A taxação dos super ricos tem se consolidado como bandeira central do discurso lulista para os próximos meses, com claros objetivos eleitorais. Após uma série de derrotas no Congresso Nacional — incluindo a derrubada do decreto que elevava o IOF — o Planalto resolveu dobrar a aposta em uma narrativa que divide o país entre uma elite econômica resistente a impostos e a população que arca com o maior peso tributário.
Estratégia de polarização fiscal
A ofensiva do governo ganhou corpo com o lançamento da campanha “BBB — Bilionários, Bancos e Bets”. A proposta defende que esses três setores passem a pagar mais impostos, numa tentativa de aliviar a carga tributária da classe média e dos mais pobres. A ação foi impulsionada por vídeos feitos com Inteligência Artificial, disseminados pelas redes do PT e de parlamentares aliados.
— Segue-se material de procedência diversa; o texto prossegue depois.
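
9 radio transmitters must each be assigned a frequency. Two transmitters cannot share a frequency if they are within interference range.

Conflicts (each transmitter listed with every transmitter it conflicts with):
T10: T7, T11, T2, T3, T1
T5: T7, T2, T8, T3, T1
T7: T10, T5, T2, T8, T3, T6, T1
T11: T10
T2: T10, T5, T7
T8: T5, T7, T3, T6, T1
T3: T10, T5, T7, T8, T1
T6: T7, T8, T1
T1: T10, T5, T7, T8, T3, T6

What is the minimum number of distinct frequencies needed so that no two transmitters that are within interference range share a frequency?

T5, T7, T8, T3, T1 pairwise conflict, so at least 5 frequencies are needed.
A valid assignment using 5 frequencies: T10=4, T5=4, T7=1, T11=1, T2=2, T8=5, T3=3, T6=3, T1=2. Each listed conflict is separated.

5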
A ideia, segundo lideranças do partido, é colocar no centro do debate político a taxação dos super ricos como símbolo de um país mais justo. Ao mesmo tempo, funciona como contraponto à impopularidade do governo em setores mais conservadores e ao desgaste gerado por medidas econômicas contestadas, como o próprio aumento do IOF.
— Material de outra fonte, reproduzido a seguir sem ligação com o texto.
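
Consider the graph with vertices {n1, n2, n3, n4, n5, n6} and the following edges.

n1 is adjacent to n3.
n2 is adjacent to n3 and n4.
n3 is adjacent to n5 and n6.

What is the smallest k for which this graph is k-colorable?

n1 and n3 are adjacent, so at least 2 colors are needed.
2 colors suffice: color 1 → {n3, n4}; color 2 → {n1, n2, n5, n6}. No two adjacent vertices share a color.

2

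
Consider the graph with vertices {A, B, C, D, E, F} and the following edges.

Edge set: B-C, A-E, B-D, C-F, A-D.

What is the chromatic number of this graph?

2

A and D are adjacent, so at least 2 colors are needed.
A valid assignment using 2 colors: A=2, B=2, C=1, D=1, E=1, F=2. No two adjacent vertices share a color.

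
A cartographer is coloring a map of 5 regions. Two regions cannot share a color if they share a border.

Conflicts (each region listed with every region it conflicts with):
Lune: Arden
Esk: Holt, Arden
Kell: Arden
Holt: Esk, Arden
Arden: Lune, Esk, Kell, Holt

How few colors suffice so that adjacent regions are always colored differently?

3

Esk, Holt, Arden pairwise conflict, so at least 3 colors are needed.
One proper 3-coloring: Lune=2, Esk=3, Kell=2, Holt=2, Arden=1. Each listed conflict is separated.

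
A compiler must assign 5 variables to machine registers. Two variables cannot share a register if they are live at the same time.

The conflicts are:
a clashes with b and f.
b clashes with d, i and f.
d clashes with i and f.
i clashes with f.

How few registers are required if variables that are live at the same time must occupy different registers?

4

b, d, i, f all conflict with each other, so at least 4 registers are needed.
4 registers suffice: a=3, b=2, d=3, i=4, f=1. Each listed conflict is separated.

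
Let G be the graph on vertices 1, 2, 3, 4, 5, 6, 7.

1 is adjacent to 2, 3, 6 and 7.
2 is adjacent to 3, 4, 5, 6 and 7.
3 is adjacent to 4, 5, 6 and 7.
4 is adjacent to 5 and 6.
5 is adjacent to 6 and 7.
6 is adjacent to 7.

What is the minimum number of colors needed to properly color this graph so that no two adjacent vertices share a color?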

Reação ao Congresso e crítica velada a “traições”
A exibição do cartaz ocorre dias após uma acirrada disputa entre Executivo e Legislativo. Em 25 de junho, o Congresso derrubou o decreto do governo que elevava o IOF sobre operações financeiras. A medida, segundo a equipe econômica, renderia R$ 10 bilhões em 2025, fundamentais para o equilíbrio fiscal.
Lula não escondeu a frustração e responsabilizou diretamente os parlamentares, acusando-os de cederem à pressão de “interesses das bets, das fintechs e dos bancos”. Em declaração recente, o petista disse que sem o apoio do STF não consegue mais governar. A AGU, inclusive, acionou o Supremo com uma Ação Declaratória de Constitucionalidade na tentativa de restaurar o decreto.
PT mobiliza base e aliados ecoam discurso
Membros do governo e aliados reforçaram o coro pela justiça fiscal. A ministra da Igualdade Racial, Anielle Franco, e o ministro do Trabalho, Luiz Marinho, compartilharam a imagem de Lula com o cartaz. O deputado federal Guilherme Boulos (PSOL-SP) também endossou a campanha, apontando que “os bilionários precisam pagar sua parte”.
A deputada Talíria Petrone (PSOL-RJ) foi mais direta ao atacar a Câmara. Em sua conta no X (antigo Twitter), classificou o Congresso como “inimigo do povo” por derrubar o decreto do IOF. “Era justiça tributária. Quem pode e deve pagar mais estava sendo onerado”, afirmou.
Hugo Motta reage: “polarização social não ajuda”
O presidente da Câmara dos Deputados, Hugo Motta (Republicanos-PB), rebateu a estratégia do Planalto. Em vídeo publicado nas redes, afirmou que o governo está criando uma divisão artificial na sociedade. “Quem alimenta o nós contra eles, acaba governando contra todos. A polarização política já cansou muita gente, e agora tentam impor uma polarização social”, disse.
Motta, que vinha mantendo diálogo com o Executivo, agora se distancia. A ruptura acontece num momento em que a base governista no Congresso apresenta sinais de fragilidade, e a agenda econômica do governo enfrenta resistências crescentes.
Disputa antecipada por 2026
Com a aproximação do segundo semestre de 2025, Lula parece já traçar linhas de campanha para a eleição presidencial de 2026. A taxação dos super ricos pode se tornar um dos principais motes do discurso petista, com potencial de mobilizar sua base mais fiel e reacender o embate com a elite econômica, adversária histórica do PT.
Ainda que a estratégia envolva riscos — principalmente em termos de governabilidade — ela reflete a aposta do Planalto em uma mensagem direta e de forte apelo popular. A imagem do cartaz levantado por Lula é, portanto, mais do que simbólica: é um recado claro de que o presidente pretende levar essa batalha até o fim.